ATTN: IoT Smart Device developers. Quick questions please?

Hello all,

Apologies in advance if this is not the right section to ask this as I wasn't sure where else to ask.

I'm currently at Techstars Startup Weekend and my team is working on a biz solution for IoT developers. If any of you have 2 min to spare, could I trouble you to answer the questions below as we're trying to gauge if there is market demand here and/or feature changes needed. Thanks in advance!

  1. Would you be more inclined to develop for IoT smart devices if there was a platform/SDK for you to interact with other IoT smart devices (ex. Amazon Echo to work with Nest thermostat)

To our limited knowledge, it is very expensive and time consuming to develop a software that would speak with multiple smart devices from different brands so we would want to provide a no cost/low cost "Go To Market" solution for developers.

  1. If you did see benefit in this service, what would you realistically pay for it?

Our initial thinking is to be supportive of the independent developer where we only succeed if YOU succeed. So we would have freemium/premium model where the basic tools would be free and once an MVP was established, there would be a monthly fee and the end goal being an affiliate commission model where we would earn a small monthly fee from each device you sold. Oh BTW, we would also have a customer interfacing marketplace portal where we help you sell your product.

  1. Are there any other specific pain points/needs/benefits that you wish were available and how much would you realistically pay for it?

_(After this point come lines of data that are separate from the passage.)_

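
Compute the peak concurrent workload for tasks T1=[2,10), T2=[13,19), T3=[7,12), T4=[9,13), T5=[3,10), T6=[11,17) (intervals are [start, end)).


Check each time point for overlaps:
  t=9: 4 tasks active (T1, T3, T4, T5)
Max concurrent = 4


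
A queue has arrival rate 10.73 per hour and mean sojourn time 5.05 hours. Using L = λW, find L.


Little's law: L = λ × W
= 10.73 × 5.05
= 54.19


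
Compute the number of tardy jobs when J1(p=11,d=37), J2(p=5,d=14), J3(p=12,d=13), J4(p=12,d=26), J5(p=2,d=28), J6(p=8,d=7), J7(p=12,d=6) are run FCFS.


Completion vs due date:
  J1: C=11, d=37 → on time
  J2: C=16, d=14 → TARDY
  J3: C=28, d=13 → TARDY
  J4: C=40, d=26 → TARDY
  J5: C=42, d=28 → TARDY
  J6: C=50, d=7 → TARDY
  J7: C=62, d=6 → TARDY
Tardy jobs: J2, J3, J4, J5, J6, J7
Count = 6


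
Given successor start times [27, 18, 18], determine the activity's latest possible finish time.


LF = min of all successor start times
Successors start at: [27, 18, 18]
LF = min(27, 18, 18)
= 18


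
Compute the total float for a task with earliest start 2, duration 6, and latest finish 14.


EF = ES + duration = 2 + 6 = 8
LS = LF - duration = 14 - 6 = 8
Total Float = LF - EF = 14 - 8
(or LS - ES = 8 - 2)
= 6


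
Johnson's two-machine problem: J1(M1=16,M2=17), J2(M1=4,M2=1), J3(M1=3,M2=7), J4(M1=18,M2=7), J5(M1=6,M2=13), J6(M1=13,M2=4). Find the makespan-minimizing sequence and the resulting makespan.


Johnson's rule:
Group 1 (M1≤M2, sort by M1): ['J3', 'J5', 'J1']
Group 2 (M1>M2, sort desc M2): ['J4', 'J6', 'J2']
Sequence: J3 → J5 → J1 → J4 → J6 → J2
Makespan calculation:
  J3: M1 done=3, M2 done=10
  J5: M1 done=9, M2 done=23
  J1: M1 done=25, M2 done=42
  J4: M1 done=43, M2 done=50
  J6: M1 done=56, M2 done=60
  J2: M1 done=60, M2 done=61
= Sequence: J3 → J5 → J1 → J4 → J6 → J2, Makespan: 61


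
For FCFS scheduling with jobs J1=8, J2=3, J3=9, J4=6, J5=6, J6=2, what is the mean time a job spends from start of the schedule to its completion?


Completion times:
  J1: completes at 8
  J2: completes at 11
  J3: completes at 20
  J4: completes at 26
  J5: completes at 32
  J6: completes at 34
Sum = 131
Average = 131/6
= 21.83


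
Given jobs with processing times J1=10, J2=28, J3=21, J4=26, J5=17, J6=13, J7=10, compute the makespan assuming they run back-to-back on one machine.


Sequential makespan: sum all processing times
= 10 + 28 + 21 + 26 + 17 + 13 + 10
= 125 time units


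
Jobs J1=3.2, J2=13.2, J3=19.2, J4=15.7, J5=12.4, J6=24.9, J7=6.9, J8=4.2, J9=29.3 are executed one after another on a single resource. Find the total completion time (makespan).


Sequential makespan: sum all processing times
= 3.2 + 13.2 + 19.2 + 15.7 + 12.4 + 24.9 + 6.9 + 4.2 + 29.3
= 129.0 time units


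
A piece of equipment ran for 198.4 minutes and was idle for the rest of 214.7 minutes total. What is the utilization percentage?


Utilization = busy / total × 100
= 198.4 / 214.7 × 100
= 92.4%


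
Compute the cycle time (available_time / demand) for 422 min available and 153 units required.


Cycle time = available time / demand
= 422 / 153
= 2.76 min/unit


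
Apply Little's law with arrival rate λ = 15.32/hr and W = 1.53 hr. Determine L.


Little's law: L = λ × W
= 15.32 × 1.53
= 23.44


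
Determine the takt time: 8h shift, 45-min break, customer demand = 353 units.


Available = 8×60 - 45 = 435 min
Takt time = 435 / 353
= 1.23 min/unit


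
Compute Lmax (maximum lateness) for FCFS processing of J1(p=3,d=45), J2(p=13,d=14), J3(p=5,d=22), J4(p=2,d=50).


Lateness per job (L = C - d):
  J1: C=3, d=45, L=-42
  J2: C=16, d=14, L=2
  J3: C=21, d=22, L=-1
  J4: C=23, d=50, L=-27
Lmax = max(-42, 2, -1, -27)
= 2


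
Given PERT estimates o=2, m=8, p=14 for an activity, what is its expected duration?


te = (o + 4m + p) / 6
= (2 + 4×8 + 14) / 6
= (2 + 32 + 14) / 6
= 48 / 6
= 8.00


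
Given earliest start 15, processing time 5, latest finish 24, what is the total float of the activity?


EF = ES + duration = 15 + 5 = 20
LS = LF - duration = 24 - 5 = 19
Total Float = LF - EF = 24 - 20
(or LS - ES = 19 - 15)
= 4


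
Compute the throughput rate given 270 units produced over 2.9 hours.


Throughput = units / time
= 270 / 2.9
= 93.1 units/hour


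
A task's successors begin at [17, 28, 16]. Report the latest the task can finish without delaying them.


LF = min of all successor start times
Successors start at: [17, 28, 16]
LF = min(17, 28, 16)
= 16


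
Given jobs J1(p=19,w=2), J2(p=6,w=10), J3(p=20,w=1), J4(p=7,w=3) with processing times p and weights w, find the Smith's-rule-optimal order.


WSPT (Smith's rule): sort by p/w ascending
  J2: p/w = 6/10 = 0.600
  J4: p/w = 7/3 = 2.333
  J1: p/w = 19/2 = 9.500
  J3: p/w = 20/1 = 20.000
Order: J2 → J4 → J1 → J3


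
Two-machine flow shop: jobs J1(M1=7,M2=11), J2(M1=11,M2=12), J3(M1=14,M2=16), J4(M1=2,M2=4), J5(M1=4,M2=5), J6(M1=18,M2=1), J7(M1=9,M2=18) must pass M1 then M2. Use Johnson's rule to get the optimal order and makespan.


Johnson's rule:
Group 1 (M1≤M2, sort by M1): ['J4', 'J5', 'J1', 'J7', 'J2', 'J3']
Group 2 (M1>M2, sort desc M2): ['J6']
Sequence: J4 → J5 → J1 → J7 → J2 → J3 → J6
Makespan calculation:
  J4: M1 done=2, M2 done=6
  J5: M1 done=6, M2 done=11
  J1: M1 done=13, M2 done=24
  J7: M1 done=22, M2 done=42
  J2: M1 done=33, M2 done=54
  J3: M1 done=47, M2 done=70
  J6: M1 done=65, M2 done=71
= Sequence: J4 → J5 → J1 → J7 → J2 → J3 → J6, Makespan: 71


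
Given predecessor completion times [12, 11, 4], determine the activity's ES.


ES = max of all predecessor completion times
Predecessors: [12, 11, 4]
ES = max(12, 11, 4)
= 12


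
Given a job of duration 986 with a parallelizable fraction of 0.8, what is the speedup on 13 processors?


Amdahl's law: T_p = T × ((1-p) + p/N)
= 986 × ((1-0.8) + 0.8/13)
= 986 × (0.20 + 0.0615)
= 986 × 0.2615
= 257.88
Speedup = 986/257.88
= 3.82×


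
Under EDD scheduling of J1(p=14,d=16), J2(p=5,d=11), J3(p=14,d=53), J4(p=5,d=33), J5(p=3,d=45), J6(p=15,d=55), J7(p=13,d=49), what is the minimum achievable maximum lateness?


EDD order: J2 → J1 → J4 → J5 → J7 → J3 → J6
Completion and lateness:
  J2: C=5, d=11, L=5-11=-6
  J1: C=19, d=16, L=19-16=3
  J4: C=24, d=33, L=24-33=-9
  J5: C=27, d=45, L=27-45=-18
  J7: C=40, d=49, L=40-49=-9
  J3: C=54, d=53, L=54-53=1
  J6: C=69, d=55, L=69-55=14
Lmax = max(-6, 3, -9, -18, -9, 1, 14)
= 14


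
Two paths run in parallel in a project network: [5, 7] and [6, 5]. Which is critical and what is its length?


Path A: 5 + 7 = 12
Path B: 6 + 5 = 11
Critical path = longest = max(12, 11)
= 12 (Path A)


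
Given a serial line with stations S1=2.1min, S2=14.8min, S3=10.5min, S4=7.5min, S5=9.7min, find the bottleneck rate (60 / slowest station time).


Bottleneck = longest station time
Station times: [2.1, 14.8, 10.5, 7.5, 9.7]
Max = 14.8 min
Rate = 60 / 14.8
= 4.05 units/hour (bottleneck: 14.8min)


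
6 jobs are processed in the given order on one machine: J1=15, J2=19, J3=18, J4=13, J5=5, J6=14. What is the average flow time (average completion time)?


Completion times:
  J1: completes at 15
  J2: completes at 34
  J3: completes at 52
  J4: completes at 65
  J5: completes at 70
  J6: completes at 84
Sum = 320
Average = 320/6
= 53.33


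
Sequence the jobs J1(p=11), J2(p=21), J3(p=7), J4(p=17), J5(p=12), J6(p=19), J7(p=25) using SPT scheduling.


SPT: sort by shortest processing time
  J3: p=7
  J1: p=11
  J5: p=12
  J4: p=17
  J6: p=19
  J2: p=21
  J7: p=25
Order: J3 → J1 → J5 → J4 → J6 → J2 → J7


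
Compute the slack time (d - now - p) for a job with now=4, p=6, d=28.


Slack = due - current_time - processing
= 28 - 4 - 6
= 18


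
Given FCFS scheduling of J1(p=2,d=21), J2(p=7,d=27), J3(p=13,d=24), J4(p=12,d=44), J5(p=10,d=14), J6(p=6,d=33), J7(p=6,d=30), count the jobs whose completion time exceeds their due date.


Completion vs due date:
  J1: C=2, d=21 → on time
  J2: C=9, d=27 → on time
  J3: C=22, d=24 → on time
  J4: C=34, d=44 → on time
  J5: C=44, d=14 → TARDY
  J6: C=50, d=33 → TARDY
  J7: C=56, d=30 → TARDY
Tardy jobs: J5, J6, J7
Count = 3


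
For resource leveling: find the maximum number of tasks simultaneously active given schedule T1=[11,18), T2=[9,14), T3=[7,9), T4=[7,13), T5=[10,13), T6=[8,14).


Check each time point for overlaps:
  t=11: 5 tasks active (T1, T2, T4, T5, T6)
Max concurrent = 5


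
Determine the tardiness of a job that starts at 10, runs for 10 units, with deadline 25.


Completion = start + processing = 10 + 10 = 20
Tardiness = max(0, C - d) = max(0, 20 - 25)
= max(0, -5)
= 0


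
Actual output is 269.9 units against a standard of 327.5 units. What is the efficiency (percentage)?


Efficiency = (actual / standard) × 100
= (269.9 / 327.5) × 100
= 82.4%


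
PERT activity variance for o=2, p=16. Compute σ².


σ² = ((p - o) / 6)² = (p - o)² / 36
= (16 - 2)² / 36
= 14² / 36
= 196 / 36
= 5.4444


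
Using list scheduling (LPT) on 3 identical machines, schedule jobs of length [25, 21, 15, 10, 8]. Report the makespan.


Jobs (LPT sorted): [25, 21, 15, 10, 8]
Machines: 3
  J=25 → Machine 1 (load: 0+25=25)
  J=21 → Machine 2 (load: 0+21=21)
  J=15 → Machine 3 (load: 0+15=15)
  J=10 → Machine 3 (load: 15+10=25)
  J=8 → Machine 2 (load: 21+8=29)
Machine loads: [25, 29, 25]
Makespan = max = 29 time units


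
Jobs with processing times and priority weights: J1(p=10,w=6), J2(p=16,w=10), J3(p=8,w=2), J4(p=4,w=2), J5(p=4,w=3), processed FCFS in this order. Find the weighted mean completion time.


Completion times:
  J1: C=10, w×C=6×10=60
  J2: C=26, w×C=10×26=260
  J3: C=34, w×C=2×34=68
  J4: C=38, w×C=2×38=76
  J5: C=42, w×C=3×42=126
Sum w×C = 590
Sum w = 23
Weighted avg = 590/23
= 25.65


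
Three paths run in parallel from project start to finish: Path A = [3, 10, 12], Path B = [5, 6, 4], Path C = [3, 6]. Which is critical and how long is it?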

Thanks again everybody! We really appreciate your help.

Cyrus

IMNSHO, costs are a major driver of IoT devices, and people aren't willing to pay anything for "development aids."
Businesses that try to provide for-fee products for such devices, from compilers to libraries to net-brokerages to whatever are failing left and right. (Oh, you might find some major manufacturer who's not into SW and willing to pay; some 3rd party probably made a pretty penny on the Philips Hue bridge. But ... few and far between.)

  1. Oh please no not another software trying to do it for me. There are so many little packages that are supposed to make things easier by taking away all the need for technical knowledge, even Arduino is an example. But as a rule they end up pigeon-holing a guy like me that knows how to figure out code. Most of the time there is already an API somewhere and some software trying to hide that from me just gives me another layer of stuff that I have to figure out how it works before I can get down to the business of making my project work. Maybe if I'm doing one of the few thing that they were thinking of when they designed the tool then it becomes trivial, but as soon as I am out of that box such tools get in the way more than they help. The secret to good development is to understand what is actually going on in your program, not to have all those detail hidden away by some helper program.

  2. Not a dime. Don't build your business based on people paying for your code. It will go down in flames every time. You're not Microsoft writing Windows for the average dumb computer user. You're writing a tool to be used by people who have the ability to write that tool themselves. Guaranteed that whatever you design and try to charge for will be copied into a free version that does the same things and doesn't cost a dime. After that you don't make anything. You have to find a different profit model. There are plenty out there that work, but the pay for the code model is dead, at least in this sector.

  3. Again, there you are with the how much would you pay. I won't pay anything. I'll see what your program does for me, reverse engineer it, write my own, and then give it away to everyone. This isn't how you make money in software dev these days.